DAS SCHLUSSWORT: Alte und neue Mythen in der Medizin

Subjektive Wahrnehmungen und Wahrheiten von Gesundheit stammen teilweise aus vorwissenschaftlichen Zeiten und halten sich dennoch bis heute in Medizin und Gesellschaft auf unerwartete Weise. Moderne Kommunikationsmöglichkeiten tragen ihres dazu bei, dass sich unbewiesene Theorien und falsche Erwartungen rascher denn je verbreiten. Wo viele Daten, da auch viele Interpretationsspielräume.

Immer deutlicher zeigt sich: Medizin ist nicht allmächtig. Unterstützung bekommt diese – be- und widerlegbare – Theorie von den Ergebnissen der heurigen Gesundheitsgespräche am Europäischen Forum Alpach. Wir wissen, dass wir nichts wissen und es ist weder be- noch widerlegt, ob zum Beispiel Disease-Management-Programme wirklich Leben retten oder nur die Statistik der Erkrankten hinauftreiben. Oder ob Fleisch krebserregend ist und Krebs endlich heilbar ist. Auf den Punkt brachte es der finnische Orthopäde und Unfallchirurg Dr.
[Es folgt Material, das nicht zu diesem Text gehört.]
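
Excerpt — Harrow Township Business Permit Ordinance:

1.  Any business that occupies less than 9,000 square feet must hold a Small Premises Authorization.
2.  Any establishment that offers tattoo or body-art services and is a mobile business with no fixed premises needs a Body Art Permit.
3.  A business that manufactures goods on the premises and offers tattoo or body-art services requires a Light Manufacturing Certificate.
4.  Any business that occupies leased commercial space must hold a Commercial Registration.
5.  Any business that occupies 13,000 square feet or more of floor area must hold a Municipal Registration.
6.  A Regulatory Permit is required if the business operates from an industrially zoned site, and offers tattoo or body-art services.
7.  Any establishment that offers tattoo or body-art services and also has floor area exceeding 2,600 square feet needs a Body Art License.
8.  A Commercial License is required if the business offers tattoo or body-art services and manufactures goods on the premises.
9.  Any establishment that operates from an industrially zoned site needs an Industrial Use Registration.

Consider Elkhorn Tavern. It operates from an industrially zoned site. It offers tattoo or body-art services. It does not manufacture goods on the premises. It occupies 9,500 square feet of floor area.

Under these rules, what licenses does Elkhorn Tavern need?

1. floor area 9,500 square feet ≥ 9,000 square feet → Small Premises Authorization not required.
2. offers tattoo or body-art services; operates from an industrially zoned site (not: is a mobile business with no fixed premises) → Body Art Permit not required.
3. does not manufacture goods on the premises; offers tattoo or body-art services → Light Manufacturing Certificate not required.
4. operates from an industrially zoned site (not: occupies leased commercial space) → Commercial Registration not required.
5. floor area 9,500 square feet < 13,000 square feet → Municipal Registration not required.
6. operates from an industrially zoned site; offers tattoo or body-art services → Regulatory Permit required.
7. offers tattoo or body-art services; floor area 9,500 square feet > 2,600 square feet → Body Art License required.
8. offers tattoo or body-art services; does not manufacture goods on the premises → Commercial License not required.
9. operates from an industrially zoned site → Industrial Use Registration required.

Body Art License, Industrial Use Registration, Regulatory Permit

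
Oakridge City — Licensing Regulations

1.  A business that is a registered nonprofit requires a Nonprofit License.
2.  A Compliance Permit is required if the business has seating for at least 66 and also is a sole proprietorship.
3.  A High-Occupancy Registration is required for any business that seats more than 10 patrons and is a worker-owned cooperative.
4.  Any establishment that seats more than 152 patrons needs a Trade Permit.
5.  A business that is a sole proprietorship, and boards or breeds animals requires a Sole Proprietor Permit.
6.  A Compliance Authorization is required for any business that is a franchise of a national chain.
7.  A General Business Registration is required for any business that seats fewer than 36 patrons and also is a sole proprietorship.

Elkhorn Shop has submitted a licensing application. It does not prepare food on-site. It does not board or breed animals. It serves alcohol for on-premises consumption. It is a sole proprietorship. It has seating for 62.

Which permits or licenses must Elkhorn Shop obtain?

1. is a sole proprietorship (not: is a registered nonprofit) → Nonprofit License not required.
2. seating 62 < 66; is a sole proprietorship → Compliance Permit not required.
3. seating 62 > 10; is a sole proprietorship (not: is a worker-owned cooperative) → High-Occupancy Registration not required.
4. seating 62 ≤ 152 → Trade Permit not required.
5. is a sole proprietorship; does not board or breed animals → Sole Proprietor Permit not required.
6. is a sole proprietorship (not: is a franchise of a national chain) → Compliance Authorization not required.
7. seating 62 ≥ 36; is a sole proprietorship → General Business Registration not required.

None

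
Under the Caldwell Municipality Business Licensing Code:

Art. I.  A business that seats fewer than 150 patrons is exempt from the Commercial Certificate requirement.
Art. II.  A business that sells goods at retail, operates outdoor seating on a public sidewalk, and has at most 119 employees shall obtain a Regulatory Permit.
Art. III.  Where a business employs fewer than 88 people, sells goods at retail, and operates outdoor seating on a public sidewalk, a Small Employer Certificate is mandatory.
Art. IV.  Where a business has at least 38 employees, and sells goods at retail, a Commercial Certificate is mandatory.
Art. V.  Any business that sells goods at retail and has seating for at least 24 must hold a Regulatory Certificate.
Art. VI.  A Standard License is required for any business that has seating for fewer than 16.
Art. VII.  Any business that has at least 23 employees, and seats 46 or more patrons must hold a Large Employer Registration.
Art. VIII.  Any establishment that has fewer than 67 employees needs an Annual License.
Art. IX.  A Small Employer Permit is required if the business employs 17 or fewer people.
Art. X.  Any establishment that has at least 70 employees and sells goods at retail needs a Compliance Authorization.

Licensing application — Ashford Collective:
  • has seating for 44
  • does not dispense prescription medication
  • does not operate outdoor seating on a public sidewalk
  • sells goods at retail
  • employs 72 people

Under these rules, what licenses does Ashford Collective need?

Compliance Authorization, Regulatory Certificate

Art. I. seating 44 < 150 → exempt from Commercial Certificate.
Art. II. sells goods at retail; does not operate outdoor seating on a public sidewalk; employees 72 ≤ 119 → Regulatory Permit not required.
Art. III. employees 72 < 88; sells goods at retail; does not operate outdoor seating on a public sidewalk → Small Employer Certificate not required.
Art. IV. employees 72 ≥ 38; sells goods at retail → Commercial Certificate required.
Art. V. sells goods at retail; seating 44 ≥ 24 → Regulatory Certificate required.
Art. VI. seating 44 ≥ 16 → Standard License not required.
Art. VII. employees 72 ≥ 23; seating 44 < 46 → Large Employer Registration not required.
Art. VIII. employees 72 ≥ 67 → Annual License not required.
Art. IX. employees 72 > 17 → Small Employer Permit not required.
Art. X. employees 72 ≥ 70; sells goods at retail → Compliance Authorization required.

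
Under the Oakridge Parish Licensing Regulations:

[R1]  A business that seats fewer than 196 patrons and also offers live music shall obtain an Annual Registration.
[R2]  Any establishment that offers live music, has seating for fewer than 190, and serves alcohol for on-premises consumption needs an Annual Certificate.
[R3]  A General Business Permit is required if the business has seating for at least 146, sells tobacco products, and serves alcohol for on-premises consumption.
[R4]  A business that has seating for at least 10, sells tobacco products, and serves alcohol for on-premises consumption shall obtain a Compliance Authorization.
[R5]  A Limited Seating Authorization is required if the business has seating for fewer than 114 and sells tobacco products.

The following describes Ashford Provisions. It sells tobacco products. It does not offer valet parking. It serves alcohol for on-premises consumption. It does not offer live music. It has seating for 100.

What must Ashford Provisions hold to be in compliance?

Compliance Authorization, Limited Seating Authorization

[R1] seating 100 < 196; does not offer live music → Annual Registration not required.
[R2] does not offer live music; seating 100 < 190; serves alcohol for on-premises consumption → Annual Certificate not required.
[R3] seating 100 < 146; sells tobacco products; serves alcohol for on-premises consumption → General Business Permit not required.
[R4] seating 100 ≥ 10; sells tobacco products; serves alcohol for on-premises consumption → Compliance Authorization required.
[R5] seating 100 < 114; sells tobacco products → Limited Seating Authorization required.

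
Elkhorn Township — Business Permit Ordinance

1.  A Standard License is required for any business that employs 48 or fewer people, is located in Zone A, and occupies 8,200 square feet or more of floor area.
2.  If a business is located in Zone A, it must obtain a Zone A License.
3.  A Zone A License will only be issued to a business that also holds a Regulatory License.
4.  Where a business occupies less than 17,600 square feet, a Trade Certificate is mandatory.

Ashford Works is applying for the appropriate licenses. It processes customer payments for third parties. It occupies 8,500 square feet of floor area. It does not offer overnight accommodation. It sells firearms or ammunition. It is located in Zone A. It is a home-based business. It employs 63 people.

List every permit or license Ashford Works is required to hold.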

Teppo Järvinen: „Eine retrospektive Analyse der im New England Journal of Medicine zwischen 2001 und 2010 erschienenen Studien mit 363 in der Medizin praktizierten Therapien hat ergeben, dass ein erheblicher Teil dessen, was wir tun, nichts anderes als medizinischer Abfall ist.“

Mit einigen hartnäckigen Mythen kann auch die Medizinprodukte-Branche gut mithalten, wie etwa mit der Überzeugung, dass Medizinprodukte überaus unsichere Hilfsmittel der Mediziner sein müssen und daher eine neue Verordnung dringend erforderlich sei. Nur so könne das Dahinscheiden vieler Patienten – verursacht durch schlecht funktionierende oder qualitativ mangelhafte Medizinprodukte – eingedämmt werden. Dem Aberglauben ist auch mit Fakten nicht entgegenzutreten, obwohl der Medizinische Dienst des Spitzenverbandes Bund der Krankenkassen in einer Publikation belegt, dass nur 0,2% aller dokumentierten Fälle von Behandlungsfehlern auf ein Medizinprodukt zurückzuführen ist. Der Rest liegt etwa in der mangelnden Hygiene oder der faschen Anwendung, also Faktoren, die vom Produkt selbst gar nicht zu beeinflussen sind.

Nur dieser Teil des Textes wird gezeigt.